AI Search

2025-02-10 | By Mariusz Jażdżyk

The Illusion

I remember attending a course where the instructor, with the seriousness of a creator, proclaimed:

“...and in a moment, I will create a data warehouse… oh, I just did.”

Many of us think, “I'll take course X and master it myself!”

In theory, yes. In practice, however, when we enter large organizations, we quickly realize that this “act of creation” doesn’t take five minutes, five weeks, or even five months—it often spans several years. At least, that was my experience.

Even at the Proof of Concept (PoC) stage, key integrations tend to behave differently than the theory suggests.

Is AI Just as Difficult?

If we aim to develop a model or a Retrieval-Augmented Generation (RAG) system based on our own data, then—just like before—we first need to have that data. I’ll skip the discussion on data acquisition strategies for now (though I covered this in my book Chief Data Officer).

However, merely possessing data is just the beginning. It must be structured and accessible in a way that enables the Large Language Model (LLM) to retrieve information swiftly and accurately. We've already encountered this challenge while building product recommendation engines, but working with large text corpora introduces additional complexities.

Meeting User Expectations

User expectations can be highly specific, reflecting the nuances of different industries. What seems straightforward at first often turns out to be just the starting point.

Those who have tackled this challenge know exactly what I mean. Embeddings play a crucial role, but we must not overlook classic search techniques: TF-IDF, Named Entity Recognition, query speed optimization, and heuristics that sometimes improve results significantly. There’s a reason why companies like Allegro and Google employ entire teams dedicated to search and data retrieval.

Achieving Speed and Accuracy

When we reach the point where we can retrieve one document out of 100,000 in just a third of a second, we are almost there.

After several setbacks, we arrived at an interesting combination: leveraging years of search expertise alongside AI-powered semantic search.

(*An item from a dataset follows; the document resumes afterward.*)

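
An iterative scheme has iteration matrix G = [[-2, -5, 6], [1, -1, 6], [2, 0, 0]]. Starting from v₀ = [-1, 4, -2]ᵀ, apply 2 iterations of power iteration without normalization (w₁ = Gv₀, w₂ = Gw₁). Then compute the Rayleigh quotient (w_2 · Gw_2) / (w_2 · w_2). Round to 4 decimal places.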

The Power of AI-Powered Agents

This approach allows our AI Agent to access critical information instantly, understand context and industry-specific nuances, and provide relevant answers or suggestions to employees. And it does this not based on OpenAI’s training data or even proprietary models like Bielik, but on something truly unique: hundreds of thousands of internal company documents and other confidential data.

By merging traditional search techniques with AI advancements, we create intelligent systems that go beyond generic knowledge bases—delivering precise, contextual, and invaluable insights for businesses.


Author: Mariusz Jażdżyk

The author is a lecturer at Kozminski University, specializing in building data-driven organizations in startups. He teaches courses based on his book Chief Data Officer, where he explores the practical aspects of implementing data strategies and AI solutions.